The study sought to examine the trends of self-reported cognitive impairment among five major racial/ethnic groups from 1997 to 2015 in the United States. The researchers used data from the National Health Interview Survey, including 155,682 individuals age 60 and above in their sample. The large sample included people of a variety of races and ethnicities, including Asian Americans, Blacks, Hispanics, Native Americans, non-Hispanic Blacks, and non-Hispanic Whites.
Rather than using a screening test or clinical examination to evaluate cognitive impairment, respondents were asked to report if any family member was “limited in anyway because of difficulty remembering or because of experiencing periods of confusion.”
The researchers found an increasing trend in self-reported cognitive impairment: the overall rate increased from 5.7 percent in 1997 to 6.7 percent in 2015 among older adults in the U.S. This finding may suggest that awareness of cognitive impairment, perhaps from heightened public attention to and interest in Alzheimer’s disease, has improved to some extent.
When looking at each racial/ethnic group, however, the increasing trend was significant only among White respondents. In Whites, the rate of self-reported cognitive impairment increased from 5.2 percent in 1997 to 6.1 percent in 2015. Asian American, Black, Hispanic, and Native American respondents had higher rates of self-reported cognitive impairment than Whites, but these rates did not significantly increase from 1997 to 2015.

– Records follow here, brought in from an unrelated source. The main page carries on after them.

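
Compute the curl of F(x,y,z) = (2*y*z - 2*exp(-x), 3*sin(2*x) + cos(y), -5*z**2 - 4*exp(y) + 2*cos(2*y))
(-4*exp(y) - 4*sin(2*y), 2*y, -2*z + 6*cos(2*x))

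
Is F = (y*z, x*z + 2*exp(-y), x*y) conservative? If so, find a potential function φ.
Yes, F is conservative. φ = x*y*z - 2*exp(-y)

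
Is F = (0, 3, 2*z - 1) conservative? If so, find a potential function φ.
Yes, F is conservative. φ = 3*y + z**2 - z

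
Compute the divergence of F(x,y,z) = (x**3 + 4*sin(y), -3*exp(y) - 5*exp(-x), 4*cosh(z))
3*x**2 - 3*exp(y) + 4*sinh(z)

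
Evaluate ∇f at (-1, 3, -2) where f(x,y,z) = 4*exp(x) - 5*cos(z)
(4*exp(-1), 0, -5*sin(2))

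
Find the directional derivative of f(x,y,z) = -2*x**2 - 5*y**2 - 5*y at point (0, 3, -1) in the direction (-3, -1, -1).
35*sqrt(11)/11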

Regardless of the overall increasing trend, the rates of self-reported cognitive impairment were still low, which may suggest underreporting. The researchers note that the rates of self-reported cognitive impairment are much lower than the estimated prevalence of cognitive impairment. For adults 65 years and older, the rate of self-reported cognitive impairment was 6.3 percent in 2000 and 7.5 percent in 2012, while the estimated prevalence of cognitive impairment in the same age group was 21.2 percent in 2000 and 18.8 percent in 2012.
These findings underscore the need to further promote awareness of cognitive impairment, especially in minority populations. Different cultures hold different beliefs and perceptions of disease and aging. For instance, research has found that compared to Whites, minorities are less likely to seek treatment for psychiatric symptoms because of lack of access to care or due to stigma.
“Culturally specific health education is needed in individuals, family members, and healthcare providers to improve awareness and knowledge of signs and early symptoms of Alzheimer’s and other dementia,” said Huabin Luo, PhD, of East Carolina University.
In addition to Wu and Luo, Gary Yu of NYU Meyers coauthored the study.